On the Hot Seat with FairPoint's Michael Brown

While the mobile industry buzzes about Clearwire’s use of WiMAX as a fourth generation mobile technology, a conventional wireline service provider, FairPoint Communications, is taking a more retro approach in its New England properties. Rather than building out a new mobile network, FairPoint, which is buying up most of Verizon’s New England landlines, is using WiMAX to feed broadband voice and data to hard-to-reach places starting in Vermont next year and proceeding throughout about 10 percent of the New England footprint after that. The carrier is using newly available 3.65 GHz spectrum the federal government’s making available on the cheap to drive broadband into the rural areas FairPoint serves. Jim Barthold, contributing editor to FierceWireless caught up with Michael Brown, FairPoint’s vice president of network engineering, to dig a little into the thought processes for the not-so-mobile deployment the carrier plans.

FierceWireless: So, if you’re rolling out a new technology like WiMAX anyway, why not step up and make it mobile?

Brown: We did investigate that (but) the price differential between the 802.16d portable standard and the 802.16e mobile standard was quite significant when we did our due diligence and made our selection back in April.

FierceWireless: Using 3.65 GHz spectrum and portable technology, though, shuts your subscribers off from roaming agreements with national players like Clearwire. Are you worried they might hear about Clearwire’s national mobile service and wonder why they can’t get it when they leave your territory?

I’m not really that concerned about using different spectrum. This is primarily just an access method to the network; we’re not trying to do a ubiquitous wireless play.

FierceWireless: OK, so why 3.65 GHz?

Brown: Being free is definitely a plus for us. In addition, we liked the fact that it was registered spectrum so once we put it in place a competitor can’t come in. We like 2.5 GHz for sure, but since we didn’t want to spend a lot of money until we actually closed on the (Verizon) deal, that put us a little late to be able to start the process to negotiate for that spectrum.

FierceWireless: What will subscribers get?

Brown: We’ll be mirroring our broadband DSL offer (7.1 Mbps for $39.99; up to 3 Mbps for $34.99 or up to 768 kbps for $17.99 a month). They won’t be calling and asking for the WiMAX service; they’ll just be calling and asking for a broadband package and we may elect to do that via DSL or via wireless.

FierceWireless: Will you throw video into the package?

Brown: We don’t have plans to roll out video throughout New England. We’ve done some testing in a lab environment and are able to pass video across the WiMAX platform … but the thing that we’re concerned about is the amount of bandwidth that’s available when you’re trying to deliver HD channels. You’re still looking at between 5 and 7 megs for HD in MPEG-4.

FierceWireless: How about the infrastructure? Will you be able to deliver adequate signals, for whatever use, without using outside antennas?

Brown: We designed it to where you can have the indoor antenna, but because we’re dealing with a lot of foliage, there will be some applications where we have to put on an external antenna. Our primary plan is to use the subscriber unit which is an indoor antenna.

FierceWireless: How do you make sure subscribers get an adequate broadband signal?

Brown: We’ve designed everything to not have a subscriber more than two-and-a-half miles from an access point and we’re making sure that each subscriber has access to at least two access points so it is more or less a mesh architecture. For towers, we’re using anything that sticks up high: grain silos, existing towers, and we’re doing some free standing towers ourselves.

FierceWireless: You’ve said mobile is out of the equation for now. What about portability? Will subscribers be able to cart their laptops around their residences or even outside or will they be tied to the antenna?

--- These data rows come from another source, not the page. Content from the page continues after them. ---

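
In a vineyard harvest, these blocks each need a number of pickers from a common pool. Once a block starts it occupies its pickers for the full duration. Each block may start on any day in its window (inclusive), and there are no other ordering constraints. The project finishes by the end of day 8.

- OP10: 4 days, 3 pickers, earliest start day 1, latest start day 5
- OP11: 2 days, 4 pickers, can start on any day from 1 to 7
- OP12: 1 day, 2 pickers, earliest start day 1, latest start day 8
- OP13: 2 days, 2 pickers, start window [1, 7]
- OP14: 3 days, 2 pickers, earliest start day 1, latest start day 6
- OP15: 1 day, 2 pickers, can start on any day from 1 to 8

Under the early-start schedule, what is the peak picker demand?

Early-start schedule: OP10@1, OP11@1, OP12@1, OP13@1, OP14@1, OP15@1.
Load per day: day 1: 15, day 2: 11, day 3: 5, day 4: 3, day 5: 0, day 6: 0, day 7: 0, day 8: 0.
Peak is 15.

15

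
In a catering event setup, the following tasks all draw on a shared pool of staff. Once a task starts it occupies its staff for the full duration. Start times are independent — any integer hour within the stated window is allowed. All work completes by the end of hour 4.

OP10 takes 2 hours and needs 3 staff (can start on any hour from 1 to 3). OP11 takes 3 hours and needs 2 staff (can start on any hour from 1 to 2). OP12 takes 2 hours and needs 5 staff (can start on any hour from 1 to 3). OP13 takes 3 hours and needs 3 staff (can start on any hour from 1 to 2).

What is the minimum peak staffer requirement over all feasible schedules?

Early-start (OP10@1, OP11@1, OP12@1, OP13@1) gives peak 13: h1:13  h2:13  h3:5  h4:0.
Shift OP12→3.
Schedule OP10@1, OP11@1, OP12@3, OP13@1: h1:8  h2:8  h3:10  h4:5 — peak 10.

10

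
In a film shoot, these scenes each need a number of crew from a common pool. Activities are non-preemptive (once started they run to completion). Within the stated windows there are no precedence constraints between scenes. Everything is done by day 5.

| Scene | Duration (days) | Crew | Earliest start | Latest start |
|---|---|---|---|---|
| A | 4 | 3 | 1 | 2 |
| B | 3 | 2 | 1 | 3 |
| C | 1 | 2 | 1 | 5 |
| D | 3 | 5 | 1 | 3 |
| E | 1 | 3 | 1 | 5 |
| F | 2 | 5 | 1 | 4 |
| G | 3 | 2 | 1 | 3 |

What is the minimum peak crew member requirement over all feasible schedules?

12

Early-start (A@1, B@1, C@1, D@1, E@1, F@1, G@1) gives peak 22: d1:22  d2:17  d3:12  d4:3  d5:0.
Shift E→5, F→4, G→2.
Schedule A@1, B@1, C@1, D@1, E@5, F@4, G@2: d1:12  d2:12  d3:12  d4:10  d5:8 — peak 12.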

Brown: The units are 802.16d in a 3.65 GHz spectrum for the wide area network but they’re 802.11 on the local area network. The manufacturers that we’re working with have a PCMCIA card that goes into the laptop very much like Verizon or AT&T’s air card … just different technology (and spectrum).

FierceWireless: FairPoint is aggressively building out broadband in Verizon’s former New England territories. How does this WiMAX end game play into that equation?

Brown: It’s an extension of our next-generation network, another access platform to that network. We’re leveraging the next-generation network, the 10 gigabit Ethernet network and this comes back into that very quickly and allows us to be able to push quite a bit of bandwidth out to the customer and provides pretty good quality of service.